Als ik een geluid zou zijn, wat zou ik dan zijn?
Jezus wat een rare schrijfopdracht. Wie verzint zoiets. Oh kak, dat deed ik zelf.
Natuurlijk zou ik niet zomaar een geluid zijn. In elk geval zou ik iets zijn wat verfijnd klinkt. Iets met een eigen sound en ogenblikkelijk herkenbaar. Tot in alle vezels voelbaar.
Misschien zou ik de smaak zijn van karamelsaus dat stolt op een koud ijsje. Op een zomerdag. Krakshhh. Zoiets.
Maar dat is saai. En het bestaat al. Wat moet ik nou in vredesnaam met een geluid?
Een mens kàn geen geluid zijn, een mens ís al zo veel. Aanwezig vooral. All over the place. Altijd daar. Aan, nooit uit.

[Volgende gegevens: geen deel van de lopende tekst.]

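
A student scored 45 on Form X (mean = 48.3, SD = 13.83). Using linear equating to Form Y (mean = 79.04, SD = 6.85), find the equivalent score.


slope = SD_Y / SD_X = 6.85 / 13.83 ~ 0.4953
intercept = mean_Y - slope * mean_X = 79.04 - (6.85 / 13.83) * 48.3 ~ 55.117
Y = slope * X + intercept. To avoid rounding drift from the rounded slope/intercept, evaluate the equivalent form Y = mean_Y + SD_Y * (X - mean_X) / SD_X at full precision:
Y = 79.04 + 6.85 * (45 - 48.3) / 13.83
Y = 79.04 - 6.85 * 3.3 / 13.83
Y = 79.04 - 22.605 / 13.83
Y = 79.04 - 1.6345
Y = 77.4055

77.4055


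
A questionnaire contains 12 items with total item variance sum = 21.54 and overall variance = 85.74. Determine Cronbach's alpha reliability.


alpha = (k/(k-1)) * (1 - sum(si^2)/s_total^2)
= (12/11) * (1 - 21.54/85.74)
alpha = 0.8168

0.8168


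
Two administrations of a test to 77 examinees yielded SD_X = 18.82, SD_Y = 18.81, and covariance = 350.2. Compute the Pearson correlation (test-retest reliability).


r = cov(X,Y) / (SD_X * SD_Y)
r = 350.2 / (18.82 * 18.81)
r = 350.2 / 354.0042
r = 0.9893

0.9893


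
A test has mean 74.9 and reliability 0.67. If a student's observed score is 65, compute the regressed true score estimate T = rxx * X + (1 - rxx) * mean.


T_est = rxx * X + (1 - rxx) * mean
T_est = 0.67 * 65 + 0.33 * 74.9
T_est = 43.55 + 24.717
T_est = 68.267

68.267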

Uit mijn lijf komt een diepe zucht naar boven. Een luide en met hoofdletter. Zo’n opluchtende zware zucht die zich uit de krochten van het te nauwe ribbenkarkas van mijn borstkas heeft geworsteld, op naar de vrijheid. Om langs mijn luchtpijp naar boven te dwarrelen, langs draadjes slijm die nog iets van een vage rest ontsteking dragen en zo gereutel geven.

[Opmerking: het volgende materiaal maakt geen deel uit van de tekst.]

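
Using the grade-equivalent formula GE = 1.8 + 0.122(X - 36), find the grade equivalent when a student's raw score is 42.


raw - median = 42 - 36 = 6
slope * diff = 0.122 * 6 = 0.732
GE = 1.8 + 0.732
GE = 2.532

2.532


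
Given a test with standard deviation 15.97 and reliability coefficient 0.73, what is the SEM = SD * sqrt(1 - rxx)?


SEM = SD * sqrt(1 - rxx)
SEM = 15.97 * sqrt(1 - 0.73)
SEM = 15.97 * sqrt(0.27) = 15.97 * 0.519615
SEM = 8.2983

8.2983


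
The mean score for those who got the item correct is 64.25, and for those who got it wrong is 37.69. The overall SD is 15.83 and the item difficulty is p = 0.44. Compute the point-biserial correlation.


q = 1 - p = 0.56
rpb = ((M1 - M0) / SD) * sqrt(p * q)
rpb = ((64.25 - 37.69) / 15.83) * sqrt(0.44 * 0.56)
rpb = 0.8329

0.8329


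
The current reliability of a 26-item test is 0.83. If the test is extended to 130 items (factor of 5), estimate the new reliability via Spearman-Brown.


r_new = (n * rxx) / (1 + (n-1) * rxx)
r_new = (5 * 0.83) / (1 + 4 * 0.83)
r_new = 4.15 / 4.32
r_new = 0.9606

0.9606


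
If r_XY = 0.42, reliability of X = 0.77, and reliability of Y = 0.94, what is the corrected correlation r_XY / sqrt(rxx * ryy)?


r_corrected = rxy / sqrt(rxx * ryy)
= 0.42 / sqrt(0.77 * 0.94)
= 0.42 / sqrt(0.7238)
= 0.42 / 0.850764
r_corrected = 0.4937

0.4937


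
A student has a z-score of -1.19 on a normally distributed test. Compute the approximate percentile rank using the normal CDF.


CDF(z) = 0.5 * (1 + erf(z/sqrt(2)))
erf(-0.8415) = -0.766
CDF = 0.117
Percentile rank = 0.117 * 100 = 11.7

11.7


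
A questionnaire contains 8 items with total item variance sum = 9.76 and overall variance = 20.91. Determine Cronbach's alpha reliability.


alpha = (k/(k-1)) * (1 - sum(si^2)/s_total^2)
= (8/7) * (1 - 9.76/20.91)
alpha = 0.6094

0.6094


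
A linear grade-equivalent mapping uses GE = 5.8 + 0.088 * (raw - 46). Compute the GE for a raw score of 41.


raw - median = 41 - 46 = -5
slope * diff = 0.088 * -5 = -0.44
GE = 5.8 + -0.44
GE = 5.36

5.36


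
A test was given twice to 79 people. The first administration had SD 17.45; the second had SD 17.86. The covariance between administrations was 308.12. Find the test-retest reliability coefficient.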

“Ffffwwooeeehsssss” klinkt het. Krakerig, dat wel.
Ik adem uit.
Uit, uit, uit. Uiiiiiittttt. Totdat mijn buik helemaal leeg en mooi vlak is. Vlakker dan vlak. Dat kan ik. Maar alleen bij deze dramatische uitademingen. In = bolle buik. Maar uit is altijd plat. Maagdelijk plat.
Echt even uitademen. Niet zomaar even pfff en klaar. Nee, echt helemaal die blaasbalg afwerken, vanuit mijn tenen en alsmaar zachtjes tuitend blazen. Liefst liggend op mijn buik, zodat ik kan voelen dat ik helemaal leeg raak. Zodat ik alle opgedane stress en gifstoffen van heel de dag mag teruggeven, de kosmos in. Dag, negativiteit. Dag, zware lading. Je bent niet van mij. En je bent ook niet gewenst.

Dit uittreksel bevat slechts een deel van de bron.